Not to hijack this thread with a meaningless response, but - I can agree with the sentiment of "fan netbook" - 90% of the stuff I've seen on the internet qualifies as crap, to one extent or another - the same also applies to a lot of the d20 publishers. People try their best, of course, but most efforts invariably turn out to be amateurish. The main label of a quality d20 product remains WotC, and even they have produced some stuff that has been sort of sordid, like Sword & Fist (many good things, but also lots of crap). In the end, the only good way to actually judge something is by seeing the final result - on its own merits. Having something in a physical format does not guarantee quality - it does guarantee that you waste money if it turns out to be crap, though.
I would say "no insult intended," which is true - I just tend to hold pretty high standards as to what is a good product and not. There aren't really that many very good products out there.
To return to the topic, Birthright, the boxed set, as initially published was pure quality - IMO the best campaign setting published by TSR in many ways. Botching that is sort of hard; botching the rules is another, all-too-common matter, but I think we generally have those well in hand.
What Birthright initially suffered under, as I see it, was a certain degree of poor marketing - the "king" aspect was emphasized far too much, to the detriment of what the world actually is - which is a marvelous fantasy world, extremely well built for adventuring and epic "change the world campaigns" though not necessarily epic levels. I think this may have turned a lot of people off - I only initially bought the box to take a look at the domain system, but when I actually read the world's background info - "wow, why didn't I buy this before?" The next thing that Birthright suffered from was a line-up of poor support products, when compared to the initial box - many of the support products were good or even excellent, but many also fall very, very low on my quality-meter.

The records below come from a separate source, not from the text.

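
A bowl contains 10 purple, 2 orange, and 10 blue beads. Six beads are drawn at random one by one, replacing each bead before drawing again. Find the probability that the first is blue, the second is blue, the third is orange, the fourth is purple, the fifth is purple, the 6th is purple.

3125/1771561

Multiply the conditional probability of each draw in order, with replacement (the composition resets each draw).
P = (10/22) · (10/22) · (2/22) · (10/22) · (10/22) · (10/22) = 3125/1771561 ≈ 0.0018.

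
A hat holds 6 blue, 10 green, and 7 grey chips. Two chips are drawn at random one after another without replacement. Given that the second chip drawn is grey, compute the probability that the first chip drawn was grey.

P(first=grey and the second chip drawn is grey) = (7/23)·(6/22) = 21/253.
P(the second chip drawn is grey) = Σ over first color = 21/253 + 35/253 + 21/253 = 7/23.
By Bayes, P(first=grey | the second chip drawn is grey) = 21/253 / 7/23 = 3/11 ≈ 0.2727.

3/11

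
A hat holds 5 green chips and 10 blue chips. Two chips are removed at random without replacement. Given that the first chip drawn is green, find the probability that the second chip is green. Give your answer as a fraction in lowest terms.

2/7

After removing 1 green, the hat has 4 green out of 14 remaining.
P(second is green | given) = 4/14 = 2/7 ≈ 0.2857.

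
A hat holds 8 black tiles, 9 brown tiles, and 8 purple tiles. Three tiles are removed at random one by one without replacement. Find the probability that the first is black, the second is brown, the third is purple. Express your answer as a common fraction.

Multiply the conditional probability of each draw in order, without replacement, so each draw removes one from its color and from the total.
P = (8/25) · (9/24) · (8/23) = 24/575 ≈ 0.0417.

24/575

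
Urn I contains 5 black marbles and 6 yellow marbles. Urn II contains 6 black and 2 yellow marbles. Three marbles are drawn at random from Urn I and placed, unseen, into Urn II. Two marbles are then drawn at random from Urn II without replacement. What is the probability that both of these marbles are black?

261/605

Condition on how many of the transferred marbles are black (from Urn I: 5 black of 11; then Urn II has 11 total).
  0 black: C(5,0)C(6,3)/C(11,3) = 4/33; then P = C(6,2)/C(11,2) = 3/11
  1 black: C(5,1)C(6,2)/C(11,3) = 5/11; then P = C(7,2)/C(11,2) = 21/55
  2 black: C(5,2)C(6,1)/C(11,3) = 4/11; then P = C(8,2)/C(11,2) = 28/55
  3 black: C(5,3)C(6,0)/C(11,3) = 2/33; then P = C(9,2)/C(11,2) = 36/55
P(both black) = 261/605 ≈ 0.4314.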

Birthright was, in many ways, the most LotR-esque of TSR's settings - which should be a strong selling point nowadays. However, while I can't access sales figures, all things I've seen indicate that it fell far short of its potential, perhaps much due to poor marketing. In terms of sheer quality and potential for playability and "epicness," it is one of the best products to have come out of TSR during 2nd Edition.
Of course, that does guarantee the quality of what birthright.net is making - however, I would very much like that you judge it on its own merits, rather than lump it with "fan netbooks."